5. Il ressort des pièces du dossier que M. A... n'a été entendu pour la dernière fois que le 2 avril 2019 et n'a pu présenter des informations au plus tard à l'autorité préfectorale que le 6 octobre 2021 par une fiche de renseignements. Depuis cette date, M. A... n'a été ni entendu, ni invité à faire des observations. Il n'a pu ainsi informer le préfet que sa dernière peine de prison a été effectuée sous le régime de la semi-liberté à partir du 30 mars 2022, qu'il a conclu un contrat à durée indéterminée le 28 janvier 2022 pour un emploi à temps plein et, surtout, que sa compagne a accouché de leur second enfant vingt jours avant la décision du préfet de la Haute-Garonne.

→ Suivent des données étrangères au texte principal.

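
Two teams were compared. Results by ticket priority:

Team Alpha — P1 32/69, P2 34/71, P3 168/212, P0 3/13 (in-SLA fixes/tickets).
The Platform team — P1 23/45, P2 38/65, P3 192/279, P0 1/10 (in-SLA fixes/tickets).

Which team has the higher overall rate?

P1: Team Alpha 32/69 = 46.4%, the Platform team 23/45 = 51.1% → the Platform team
P2: Team Alpha 34/71 = 47.9%, the Platform team 38/65 = 58.5% → the Platform team
P3: Team Alpha 168/212 = 79.2%, the Platform team 192/279 = 68.8% → Team Alpha
P0: Team Alpha 3/13 = 23.1%, the Platform team 1/10 = 10.0% → Team Alpha
Overall: Team Alpha 237/365 = 64.9%, the Platform team 254/399 = 63.7% → Team Alpha
(Neither sweeps every ticket group, but Team Alpha has the higher pooled rate.)

Team Alpha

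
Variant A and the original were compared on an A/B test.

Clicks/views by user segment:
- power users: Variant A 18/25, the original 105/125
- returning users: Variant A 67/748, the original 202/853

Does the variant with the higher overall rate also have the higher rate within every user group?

Yes

Power users: Variant A 18/25 = 72.0%, the original 105/125 = 84.0% → the original
Returning users: Variant A 67/748 = 9.0%, the original 202/853 = 23.7% → the original
Overall: Variant A 85/773 = 11.0%, the original 307/978 = 31.4% → the original
The original wins overall and in every user group — no reversal.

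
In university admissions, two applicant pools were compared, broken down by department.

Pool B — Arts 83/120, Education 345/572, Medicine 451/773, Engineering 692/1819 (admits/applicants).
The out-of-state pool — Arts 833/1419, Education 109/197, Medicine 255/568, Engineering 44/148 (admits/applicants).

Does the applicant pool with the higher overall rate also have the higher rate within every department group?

No

Arts: Pool B 83/120 = 69.2%, the out-of-state pool 833/1419 = 58.7% → Pool B
Education: Pool B 345/572 = 60.3%, the out-of-state pool 109/197 = 55.3% → Pool B
Medicine: Pool B 451/773 = 58.3%, the out-of-state pool 255/568 = 44.9% → Pool B
Engineering: Pool B 692/1819 = 38.0%, the out-of-state pool 44/148 = 29.7% → Pool B
Overall: Pool B 1571/3284 = 47.8%, the out-of-state pool 1241/2332 = 53.2% → the out-of-state pool
Pool B wins each department group but the out-of-state pool wins overall — the comparison reverses. Pool B's applicants skew toward Engineering, which has a lower base rate.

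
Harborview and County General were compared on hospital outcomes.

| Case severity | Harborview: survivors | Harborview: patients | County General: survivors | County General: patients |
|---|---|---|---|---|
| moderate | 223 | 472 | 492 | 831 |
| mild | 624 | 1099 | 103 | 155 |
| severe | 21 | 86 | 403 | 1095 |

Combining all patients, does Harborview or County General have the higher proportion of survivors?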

Ces éléments pertinents relatifs à sa situation personnelle, dont l'exactitude matérielle est admise par le préfet, auraient pu influer, ainsi que l'a considéré le premier juge, sur la décision d'éloignement en litige, quand bien même il présentait une menace à l'ordre public. Le préfet de la Haute-Garonne n'est donc pas fondé à soutenir que le droit d'être entendu de M. A... n'aurait pas été méconnu.
6. Il résulte de ce qui précède que le préfet de la Haute-Garonne n'est pas fondé à soutenir que c'est à tort que, par le jugement attaqué, le tribunal administratif de Toulouse a annulé son arrêté du 3 novembre 2022 et a mis à la charge de l'Etat le versement au conseil de M. A... de la somme de 1 000 euros au titre de l'article L. 761-1 du code de justice administrative et de l'article 37 de la loi du 10 juillet 1991 relative à l'aide juridique.

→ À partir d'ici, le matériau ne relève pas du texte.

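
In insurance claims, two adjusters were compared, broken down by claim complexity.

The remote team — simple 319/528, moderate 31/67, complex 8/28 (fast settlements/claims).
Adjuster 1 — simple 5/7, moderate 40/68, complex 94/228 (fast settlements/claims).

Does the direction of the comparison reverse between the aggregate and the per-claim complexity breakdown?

Yes

Simple: the remote team 319/528 = 60.4%, Adjuster 1 5/7 = 71.4% → Adjuster 1
Moderate: the remote team 31/67 = 46.3%, Adjuster 1 40/68 = 58.8% → Adjuster 1
Complex: the remote team 8/28 = 28.6%, Adjuster 1 94/228 = 41.2% → Adjuster 1
Overall: the remote team 358/623 = 57.5%, Adjuster 1 139/303 = 45.9% → the remote team
Adjuster 1 wins each claim group but the remote team wins overall — the comparison reverses. Adjuster 1's claims skew toward complex, which has a lower base rate.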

Sur la requête n° 22TL22576 :
7. Le présent arrêt statuant sur la demande d'annulation du jugement n° 2206495 du 14 novembre 2022 du tribunal administratif de Toulouse, les conclusions de la requête n° 22TL22576 tendant au sursis à exécution de ce jugement sont devenues sans objet.
D E C I D E :
Article 1er : La requête n° 22TL22575 du préfet de la Haute-Garonne est rejetée.
Article 2 : Il n'y a pas lieu de statuer sur les conclusions de la requête n° 22TL22576 tendant au sursis à exécution du jugement.
Article 3 : Le présent arrêt sera notifié au ministre de l'intérieur et des outre-mer et à M. B... A....
Copie en sera adressée au préfet de la Haute-Garonne.
Délibéré après l'audience du 8 juin 2023, à laquelle siégeaient :
M. Barthez, président,
M. Lafon, président assesseur,
Mme Restino, première conseillère.
Rendu public par mise à disposition au greffe le 22 juin 2023.
Le président-rapporteur,
A. Barthez
L'assesseur le plus ancien
dans l'ordre du tableau,
N. Lafon Le greffier,
F. Kinach
Le République mande et ordonne au ministre de l'intérieur et des outre-mer en ce qui le concerne ou à tous commissaires de justice à ce requis, en ce qui concerne les voies de droit commun contre les parties privées de pourvoir à l'exécution du présent arrêt.